Superficial fibromatosis
- MRI: Nodular foci of various signal intensity.
- Palmar (Dupuytren contracture): Painless subcutaneous nodules of the palmar surface of the hand, treatment is QX.
- Plantar fibromatosis (Ledderhose disease): Younger patients, treatment is conservative.
Nodular fasciitis
- Benign but rapidly growing non-neoplasic lesion.
- May mimic sarcoma clinically and on imaging.
- Masses can be subcutaneous or deep in location.
- MRI: T2 high-signal.
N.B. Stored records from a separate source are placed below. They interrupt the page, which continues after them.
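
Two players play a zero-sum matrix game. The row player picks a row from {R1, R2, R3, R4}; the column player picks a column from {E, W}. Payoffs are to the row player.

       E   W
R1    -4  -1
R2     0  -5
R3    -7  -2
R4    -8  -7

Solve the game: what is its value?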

Enhances.
- Usually ends at biopsy.
Elastofibroma dorsi
- Rare, benign mass.
- Arises in the subescapular region, more commonly at the right.
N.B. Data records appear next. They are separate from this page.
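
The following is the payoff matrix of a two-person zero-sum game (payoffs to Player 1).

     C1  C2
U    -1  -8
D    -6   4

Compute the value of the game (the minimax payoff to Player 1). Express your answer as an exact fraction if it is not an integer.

-52/17

Row minima: U → -8, D → -6; maximin = -6.
Column maxima: C1 → -1, C2 → 4; minimax = -1.
-6 ≠ -1, so there is no saddle point; optimal play is mixed.
Let Player 1 play U with probability p. Expected payoff against C1: (-1)p + (-6)(1−p) = 5p − 6; against C2: (-8)p + 4(1−p) = −12p + 4.
Setting these equal: 5p − 6 = −12p + 4 ⇒ 17p = 10 ⇒ p = 10/17, and the value is (5)·(10/17) − 6 = -52/17.
For Player 2: with q = P(C1), equating U's and D's payoffs gives 7q − 8 = −10q + 4 ⇒ q = 12/17.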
- Typically middle-aged females.
- Reactive pseudotumor due to mechanical irrigation.
- Images: Alternating bands of fibrous and fatty tissue in a crescentic-shaped mass located deep to latissimus dorsi in the infraescapular region.
Desmoid fibromatosis
- Benign but agressive neoplasm.
- Abdominal wall most common location.
- Low in signal intensity and enhances variably.
- Associated with Gardner syndrome.
Dermatofibroma protuberans
- Slowly growing, intermediate-grade cutaneous malignancy that presents as a superfial skin nodule or mass.
- MR: T2 high-signal, enhances.q
Peripheral nerve sheath tumors
- Schwannoma and neurofibroma.
- 10% of benign soft tissue tumors.
- Typically they look the same, but schwannoma may be eccentric to the nerve and neurofibroma more fusiform mass-like expansion of the nerve.
- MRI: T2 high-signal, avidly enhances.
- Split fat pad sign: Peripheral triangle of preserved fat at the proximal and distal margins of the mass.
- Target sign: Central region of low signal intensity of T2.
- May be similar to malignant peripheral nerve sheath tumors.
malignant peripheral nerve sheath
- Highly associated with neurofibromatosis type I (50% of cases).
- Cannot be differenciated from benign types on imaging.
- Signs of malignancy: Larger size, ill-defined margins, central necrosis and rapid growth.
- PET-CT is an excellent modality to determine the need of biopsy.
Myxoma
- Benign soft-tissue tumor.
- Myxoid extracellular matrix creates a near fluid-signal intensity appearance, with minimal enhancement.
- Tend to occur in muscles.
Synovial sarcoma
- High-grade mesenchymal tumor.
- Adolescents and young adults.
- MRI: Homogeneously T2 high-signal, isointense to fluid.
- Does not communicate with a joint.
- Contrast should be administered.
- Internal complexity should be conspicuous.
Morton neuroma
- Non-neoplasic benign masses.
- Occur due to degeneration and fibrosis around a plantar digital nerve of the foot.
- Most commonly occurs at the level of the metatarsal heads in the second and third interspaces.
- Clinically: burning pain, more common in females.
- MRI: Dumbell or teardrop shaped, T2 low-signal with variable enhancement.
- US: Hypoechoic mass in the intermetatarsal space.
- Associated with intermetatarsal bursitis.
- Treatment is conservative.
DD of large agressive soft tissue tumor (5)
- Undifferenciated pleomorphic sarcoma.
- Pleomorphic liposarcoma
- Dedifferenciated liposarcoma.
- Rhabdomyosarcoma.
- Leiomyosarcoma
DD of T2 hyperintense tumor, circumscribed (4)
- Benign neurogenic tumor.
- Malignant peripheral neurogenic tumor.
- Synovial sarcoma.
- Myxoma.
DD of T2 hyperintense tumor, large and agressive (4)
- Synovial sarcoma.
- Malignant peripheral neurogenic tumor.
- Myxoid liposarcoma.
- Myxoidfibrosarcoma.
Soft tissue tumor with helpful imaging features (6)
- Fibrolipomatous hemartoma: Cord-like appearance).
- Neurogenic tumor: Split fat sign, target sign, arising from a known nerve).
- Lipoma: Nearly entirely fat signal.
- Atypical lipomatous tumor: Predominantly lipomatous signal, with some degree of complexity.
- Morton neuroma: Dumbbell-shapped/teardrop mass at the head of the metatarsals, usually enhancing, typical eccentric at the plantar aspect.
- Elastofibroma dorsi: Striations of alternating fat and soft tissue, located subscapular deep to latissimus dorsi.